EPW (Electron-Phonon using Wannier interpolation) is a materials science DFT code distributed in the Quantum ESPRESSO suite.  It is Fortran code parallelised with MPI.  Developers from the University of Oxford requested a POP performance audit of an unreleased version of the code that was still in development, to be tested with a GaN polar wurtzite crystal dataset on the ARCHER Cray XC30 computer at EPCC.
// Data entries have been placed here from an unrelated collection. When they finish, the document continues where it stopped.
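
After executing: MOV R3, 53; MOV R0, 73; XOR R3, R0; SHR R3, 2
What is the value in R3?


Register state trace:
  MOV R3, 53  → R3 = 53 (0b00110101)
  MOV R0, 73  → R0 = 73 (0b01001001)
  XOR R3, R0  → R3 = 53 XOR 73 = 124 (0b01111100)
  SHR R3, 2  → R3 = 124 >> 2 = 31
Final: R3 = 31

31


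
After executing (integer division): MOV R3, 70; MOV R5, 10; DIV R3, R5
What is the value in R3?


Register state trace:
  MOV R3, 70  → R3 = 70
  MOV R5, 10  → R5 = 10
  DIV R3, R5  → R3 = 70 // 10 = 7
Final: R3 = 7

7


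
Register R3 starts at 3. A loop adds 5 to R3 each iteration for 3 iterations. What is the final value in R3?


Starting value: R3 = 3
  Iter 1: R3 = 3 + 5 = 8
  Iter 2: R3 = 8 + 5 = 13
  Iter 3: R3 = 13 + 5 = 18
Final: R3 = 18

18


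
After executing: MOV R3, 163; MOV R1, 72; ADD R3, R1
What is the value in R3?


Register state trace:
  MOV R3, 163  → R3 = 163
  MOV R1, 72  → R1 = 72
  ADD R3, R1  → R3 = 163 + 72 = 235
Final: R3 = 235

235


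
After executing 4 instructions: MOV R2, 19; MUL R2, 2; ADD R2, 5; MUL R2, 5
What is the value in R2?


Register state trace:
  MOV R2, 19  → R2 = 19
  MUL R2, 2  → R2 = 19 * 2 = 38
  ADD R2, 5  → R2 = 38 + 5 = 43
  MUL R2, 5  → R2 = 43 * 5 = 215
Final: R2 = 215

215


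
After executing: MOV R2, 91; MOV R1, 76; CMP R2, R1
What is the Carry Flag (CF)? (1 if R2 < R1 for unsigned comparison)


Register state trace:
  MOV R2, 91  → R2 = 91
  MOV R1, 76  → R1 = 76
  CMP R2, R1  → unsigned 91 - 76: no borrow
  91 >= 76, so CF = 0
CF = 0

0


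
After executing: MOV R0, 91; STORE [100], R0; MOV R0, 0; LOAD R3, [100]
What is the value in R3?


Register and memory trace:
  MOV R0, 91  → R0 = 91
  STORE [100], R0  → mem[100] = 91
  MOV R0, 0  → R0 = 0
  LOAD R3, [100]  → R3 = mem[100] = 91
Final: R3 = 91

91


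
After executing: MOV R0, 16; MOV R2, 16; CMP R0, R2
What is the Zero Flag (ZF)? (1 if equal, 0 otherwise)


Register state trace:
  MOV R0, 16  → R0 = 16
  MOV R2, 16  → R2 = 16
  CMP R0, R2  → computes 16 - 16 = 0
  Result is zero, so values are equal
ZF = 1

1


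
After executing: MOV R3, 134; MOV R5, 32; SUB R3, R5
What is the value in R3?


Register state trace:
  MOV R3, 134  → R3 = 134
  MOV R5, 32  → R5 = 32
  SUB R3, R5  → R3 = 134 - 32 = 102
Final: R3 = 102

102


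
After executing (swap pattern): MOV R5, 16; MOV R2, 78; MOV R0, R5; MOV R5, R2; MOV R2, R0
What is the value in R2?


Register state trace (swap pattern):
  MOV R5, 16  → R5 = 16
  MOV R2, 78  → R2 = 78
  MOV R0, R5  → R0 = 16  (save R5)
  MOV R5, R2  → R5 = 78  (R5 gets R2's value)
  MOV R2, R0  → R2 = 16  (R2 gets saved value)
Final: R2 = 16

16


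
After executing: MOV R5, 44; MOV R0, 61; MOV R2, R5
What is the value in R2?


Register state trace:
  MOV R5, 44  → R5 = 44
  MOV R0, 61  → R0 = 61
  MOV R2, R5  → R2 = 44
Final: R2 = 44

44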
[Sample Simulation Output]

The initial audit of 48 processes identified a variety of load imbalance issues, and excessive time in the ephwann simulation phase.  This became the focus of a subsequent POP performance plan, where the developers specialized routines to avoid unnecessary calculation and optimize vector summations. Using a finer uniform grid reduced load imbalance and this revised version was 60% faster and could be used for larger execution configurations with 240 MPI processes.

Unfortunately, overall performance was disappointing, with writing the final simulation results having grown to dominate execution time. The figure shows a histogram of the writing time varying by MPI process on nine compute nodes. Although the amount of data is not large (around 50MB of formatted text), it was a bottleneck inhibiting scaling and larger simulations.  A POP proof-of-concept investigation was pursued which replaced file writing concurrently by all processes with serial writing only by rank zero. This reduced writing time from over seven hours to under one minute, and now a negligible component of EPW execution.

The final code scales well with 85% parallel efficiency for 960 MPI processes, supporting larger simulations.  These POP reports helped support EPW readiness to productively utilize additional larger allocations of computational resources.